Ali Ashgar Soltanieh, the chief Iranian delegate to the International Atomic Energy Agency, however, declined to clarify whether Iran would halt its enrichment program in return for such international guarantees, suggesting that it might have to continue at a diminished level in case the outside supply stops.

Iran has steadfastly rejected international pressure to give up enrichment, a potential source of both nuclear fuel and fissile warhead material. The U.S. says the enrichment program is designed to give Iran a nuclear bomb. Iran insists that the program is for peaceful nuclear power generation.

NETHERLANDS

Court extends jail for terror plotters

AMSTERDAM | An appeals court on Thursday increased the prison sentences of four Islamic radicals accused of plotting attacks on Dutch politicians, convicting them of the additional charge of membership in a terrorist organization.
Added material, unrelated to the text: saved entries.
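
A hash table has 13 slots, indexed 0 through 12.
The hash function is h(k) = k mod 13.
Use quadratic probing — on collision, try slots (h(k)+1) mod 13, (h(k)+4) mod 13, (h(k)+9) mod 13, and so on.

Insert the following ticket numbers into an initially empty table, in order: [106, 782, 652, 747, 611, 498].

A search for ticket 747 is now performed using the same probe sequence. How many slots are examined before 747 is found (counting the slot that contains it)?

106: h=2 → slot 2
782: h=2, probe 2,3 → slot 3
652: h=2, probe 2,3,6 → slot 6
747: h=6, probe 6,7 → slot 7
611: h=0 → slot 0
498: h=4 → slot 4
Table: [611, _, 106, 782, 498, _, 652, 747, _, _, _, _, _]
Lookup 747: h=6, probe 6,7 → found at 7.

2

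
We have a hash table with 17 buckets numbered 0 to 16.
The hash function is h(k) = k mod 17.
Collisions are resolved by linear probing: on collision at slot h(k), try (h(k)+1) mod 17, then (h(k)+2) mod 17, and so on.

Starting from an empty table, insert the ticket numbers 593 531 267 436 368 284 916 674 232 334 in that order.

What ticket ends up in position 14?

593 hashes to 15; slot 15 is free => place at 15.
531 hashes to 4; slot 4 is free => place at 4.
267 hashes to 12; slot 12 is free => place at 12.
436 hashes to 11; slot 11 is free => place at 11.
368 hashes to 11; 11,12 taken => place at 13.
284 hashes to 12; 12,13 taken => place at 14.
916 hashes to 15; 15 taken => place at 16.
674 hashes to 11; 11,12,13,14,15,16 taken => place at 0.
232 hashes to 11; 11,12,13,14,15,16,0 taken => place at 1.
334 hashes to 11; 11,12,13,14,15,16,0,1 taken => place at 2.
Table: [674, 232, 334, ∅, 531, ∅, ∅, ∅, ∅, ∅, ∅, 436, 267, 368, 284, 593, 916]

284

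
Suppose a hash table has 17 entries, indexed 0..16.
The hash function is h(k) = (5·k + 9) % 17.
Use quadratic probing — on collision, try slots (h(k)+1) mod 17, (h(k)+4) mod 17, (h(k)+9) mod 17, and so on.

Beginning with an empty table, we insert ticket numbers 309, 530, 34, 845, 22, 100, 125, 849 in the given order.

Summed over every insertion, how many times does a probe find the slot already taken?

309 hashes to 7; slot 7 is free → place at 7.
530 hashes to 7; 7 taken → place at 8.
34 hashes to 9; slot 9 is free → place at 9.
845 hashes to 1; slot 1 is free → place at 1.
22 hashes to 0; slot 0 is free → place at 0.
100 hashes to 16; slot 16 is free → place at 16.
125 hashes to 5; slot 5 is free → place at 5.
849 hashes to 4; slot 4 is free → place at 4.
Table: [22, 845, -, -, 849, 125, -, 309, 530, 34, -, -, -, -, -, -, 100]

1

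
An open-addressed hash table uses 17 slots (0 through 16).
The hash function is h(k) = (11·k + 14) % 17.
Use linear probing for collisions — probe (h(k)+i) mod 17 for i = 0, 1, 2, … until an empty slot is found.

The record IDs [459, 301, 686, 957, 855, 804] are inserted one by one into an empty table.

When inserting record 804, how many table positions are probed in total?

Insert 459: h=14, slot 14 empty -> index 14.
Insert 301: h=10, slot 10 empty -> index 10.
Insert 686: h=12, slot 12 empty -> index 12.
Insert 957: h=1, slot 1 empty -> index 1.
Insert 855: h=1, slot 1 occupied -> index 2.
Insert 804: h=1, slots 1,2 occupied -> index 3.
Table: [—, 957, 855, 804, —, —, —, —, —, —, 301, —, 686, —, 459, —, —]

3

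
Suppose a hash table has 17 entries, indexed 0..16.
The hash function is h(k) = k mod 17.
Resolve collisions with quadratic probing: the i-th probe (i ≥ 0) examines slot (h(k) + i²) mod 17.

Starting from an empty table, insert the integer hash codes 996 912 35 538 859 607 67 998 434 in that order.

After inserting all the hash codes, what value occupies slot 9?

859

996: h=10 → slot 10
912: h=11 → slot 11
35: h=1 → slot 1
538: h=11, probe 11,12 → slot 12
859: h=9 → slot 9
607: h=12, probe 12,13 → slot 13
67: h=16 → slot 16
998: h=12, probe 12,13,16,4 → slot 4
434: h=9, probe 9,10,13,1,8 → slot 8
Table: [_, 35, _, _, 998, _, _, _, 434, 859, 996, 912, 538, 607, _, _, 67]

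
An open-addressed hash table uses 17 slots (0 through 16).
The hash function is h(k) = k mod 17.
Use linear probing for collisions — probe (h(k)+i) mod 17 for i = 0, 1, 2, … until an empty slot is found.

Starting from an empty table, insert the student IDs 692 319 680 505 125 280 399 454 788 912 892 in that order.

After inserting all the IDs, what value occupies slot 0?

680

Insert 692: h=12, slot 12 empty => index 12.
Insert 319: h=13, slot 13 empty => index 13.
Insert 680: h=0, slot 0 empty => index 0.
Insert 505: h=12, slots 12,13 occupied => index 14.
Insert 125: h=6, slot 6 empty => index 6.
Insert 280: h=8, slot 8 empty => index 8.
Insert 399: h=8, slot 8 occupied => index 9.
Insert 454: h=12, slots 12,13,14 occupied => index 15.
Insert 788: h=6, slot 6 occupied => index 7.
Insert 912: h=11, slot 11 empty => index 11.
Insert 892: h=8, slots 8,9 occupied => index 10.
Table: [680, -, -, -, -, -, 125, 788, 280, 399, 892, 912, 692, 319, 505, 454, -]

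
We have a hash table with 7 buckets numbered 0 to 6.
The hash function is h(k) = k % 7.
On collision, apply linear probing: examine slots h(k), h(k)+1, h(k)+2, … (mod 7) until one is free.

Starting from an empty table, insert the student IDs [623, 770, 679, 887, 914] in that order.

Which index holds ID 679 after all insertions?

623: h=0 => slot 0
770: h=0, probe 0,1 => slot 1
679: h=0, probe 0,1,2 => slot 2
887: h=5 => slot 5
914: h=4 => slot 4
Table: [623, 770, 679, -, 914, 887, -]

2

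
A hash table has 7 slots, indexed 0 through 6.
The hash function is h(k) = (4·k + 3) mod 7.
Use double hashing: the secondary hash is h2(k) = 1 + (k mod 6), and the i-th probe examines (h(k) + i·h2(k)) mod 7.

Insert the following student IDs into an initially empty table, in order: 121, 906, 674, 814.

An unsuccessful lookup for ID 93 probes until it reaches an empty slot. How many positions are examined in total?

3

121: h=4 -> slot 4
906: h=1 -> slot 1
674: h=4, h2=3, probe 4,0 -> slot 0
814: h=4, h2=5, probe 4,2 -> slot 2
Table: [674, 906, 814, ∅, 121, ∅, ∅]
Lookup 93: h=4, h2=4, probe 4,1,5 → slot 5 empty, not found.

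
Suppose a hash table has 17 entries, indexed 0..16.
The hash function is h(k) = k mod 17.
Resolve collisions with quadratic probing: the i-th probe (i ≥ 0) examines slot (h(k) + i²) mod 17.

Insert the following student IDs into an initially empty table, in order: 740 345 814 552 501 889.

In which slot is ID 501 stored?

12

740 hashes to 9; slot 9 is free -> place at 9.
345 hashes to 5; slot 5 is free -> place at 5.
814 hashes to 15; slot 15 is free -> place at 15.
552 hashes to 8; slot 8 is free -> place at 8.
501 hashes to 8; 8,9 taken -> place at 12.
889 hashes to 5; 5 taken -> place at 6.
Table: [., ., ., ., ., 345, 889, ., 552, 740, ., ., 501, ., ., 814, .]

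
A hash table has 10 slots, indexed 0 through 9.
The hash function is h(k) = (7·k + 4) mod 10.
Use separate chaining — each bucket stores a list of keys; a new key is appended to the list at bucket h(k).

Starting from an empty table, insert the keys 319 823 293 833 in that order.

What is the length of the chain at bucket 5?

3

319 → bucket 7
823 → bucket 5
293 → bucket 5 (collision)
833 → bucket 5 (collision)
Final buckets:
0: —
1: —
2: —
3: —
4: —
5: 823 -> 293 -> 833
6: —
7: 319
8: —
9: —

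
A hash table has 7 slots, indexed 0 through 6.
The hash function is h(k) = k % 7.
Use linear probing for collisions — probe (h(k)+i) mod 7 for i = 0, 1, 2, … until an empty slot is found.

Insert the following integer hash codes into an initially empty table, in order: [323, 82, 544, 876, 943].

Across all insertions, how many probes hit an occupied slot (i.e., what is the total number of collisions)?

4

Insert 323: h=1, slot 1 empty → index 1.
Insert 82: h=5, slot 5 empty → index 5.
Insert 544: h=5, slot 5 occupied → index 6.
Insert 876: h=1, slot 1 occupied → index 2.
Insert 943: h=5, slots 5,6 occupied → index 0.
Table: [943, 323, 876, —, —, 82, 544]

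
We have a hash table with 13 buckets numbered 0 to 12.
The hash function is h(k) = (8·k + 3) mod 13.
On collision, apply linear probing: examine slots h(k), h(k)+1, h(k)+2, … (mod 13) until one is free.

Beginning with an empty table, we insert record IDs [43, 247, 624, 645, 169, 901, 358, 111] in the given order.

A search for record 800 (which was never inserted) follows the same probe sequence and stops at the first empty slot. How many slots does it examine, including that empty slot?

5

Insert 43: h=9, slot 9 empty => index 9.
Insert 247: h=3, slot 3 empty => index 3.
Insert 624: h=3, slot 3 occupied => index 4.
Insert 645: h=2, slot 2 empty => index 2.
Insert 169: h=3, slots 3,4 occupied => index 5.
Insert 901: h=9, slot 9 occupied => index 10.
Insert 358: h=7, slot 7 empty => index 7.
Insert 111: h=7, slot 7 occupied => index 8.
Table: [-, -, 645, 247, 624, 169, -, 358, 111, 43, 901, -, -]
Lookup 800: h=7, probe 7,8,9,10,11 → slot 11 empty, not found.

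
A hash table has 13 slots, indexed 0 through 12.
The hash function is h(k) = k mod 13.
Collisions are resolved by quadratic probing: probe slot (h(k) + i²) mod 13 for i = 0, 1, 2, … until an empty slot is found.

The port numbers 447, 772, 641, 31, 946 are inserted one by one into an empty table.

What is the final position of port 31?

447: h=5 -> slot 5
772: h=5, probe 5,6 -> slot 6
641: h=4 -> slot 4
31: h=5, probe 5,6,9 -> slot 9
946: h=10 -> slot 10
Table: [-, -, -, -, 641, 447, 772, -, -, 31, 946, -, -]

9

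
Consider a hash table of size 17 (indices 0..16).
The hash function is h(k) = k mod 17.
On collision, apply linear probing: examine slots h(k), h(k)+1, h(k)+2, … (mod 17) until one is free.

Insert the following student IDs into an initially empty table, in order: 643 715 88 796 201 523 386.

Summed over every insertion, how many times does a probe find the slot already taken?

643: h=14 => slot 14
715: h=1 => slot 1
88: h=3 => slot 3
796: h=14, probe 14,15 => slot 15
201: h=14, probe 14,15,16 => slot 16
523: h=13 => slot 13
386: h=12 => slot 12
Table: [., 715, ., 88, ., ., ., ., ., ., ., ., 386, 523, 643, 796, 201]

3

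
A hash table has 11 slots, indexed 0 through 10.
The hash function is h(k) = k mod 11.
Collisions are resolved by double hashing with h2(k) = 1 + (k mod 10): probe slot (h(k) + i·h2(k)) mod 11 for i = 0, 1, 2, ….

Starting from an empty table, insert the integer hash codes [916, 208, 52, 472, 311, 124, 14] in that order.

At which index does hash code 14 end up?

1

916: h=3 => slot 3
208: h=10 => slot 10
52: h=8 => slot 8
472: h=10, h2=3, probe 10,2 => slot 2
311: h=3, h2=2, probe 3,5 => slot 5
124: h=3, h2=5, probe 3,8,2,7 => slot 7
14: h=3, h2=5, probe 3,8,2,7,1 => slot 1
Table: [—, 14, 472, 916, —, 311, —, 124, 52, —, 208]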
The Hague appeals court re-convicted the four Dutch nationals of Moroccan descent for plotting attacks and said trial evidence showed they were part of a single group, as prosecutors had argued.

Judges cited their adherence to a single violent belief system, their training with firearms, and their coordinated efforts to find the addresses of Dutch politicians on a hit list, including the prime minister.

The court’s judges added a year to the sentence of ringleader Samir Azzouz, 22, giving him a total of nine years in prison. Azzouz had videotaped a suicide testament.

TANZANIA

20 children die in stampede

ARUSHA | A stampede at an overcrowded dance hall in central Tanzania killed 20 children and left 50 others injured as they celebrated an important Muslim festival, police said Thursday.

At least 400 children ages 5 to 13 were inside the hall in the town of Tabora when the stampede occurred, police said. They were dancing to English and Kiswahili songs for the Islamic Eid al-Fitr holiday.

Daytime children’s dances, called “Toto Discos,” were once banned in this East African nation but are still held occasionally, usually from noon to 6 p.m.

Wednesday’s dance was held to mark the end of the holy month of Ramadan in the prominently Muslim town, which is 460 miles northwest of Tanzania’s largest city, Dar es Salaam.

POLAND

Communist leader pleads not guilty

WARSAW | Poland’s last communist leader denied Thursday that he led an organized criminal group intent on depriving people of freedom when he imposed martial law in a 1981 crackdown on the pro-democracy Solidarity movement.

Gen. Wojciech Jaruzelski, 85, said the charges brought against him by the Institute of National Remembrance, a state body that investigates communist-era crimes, were unfounded.

It was the first time that Gen. Jaruzelski had the opportunity to speak at his trial, which opened Sept. 12.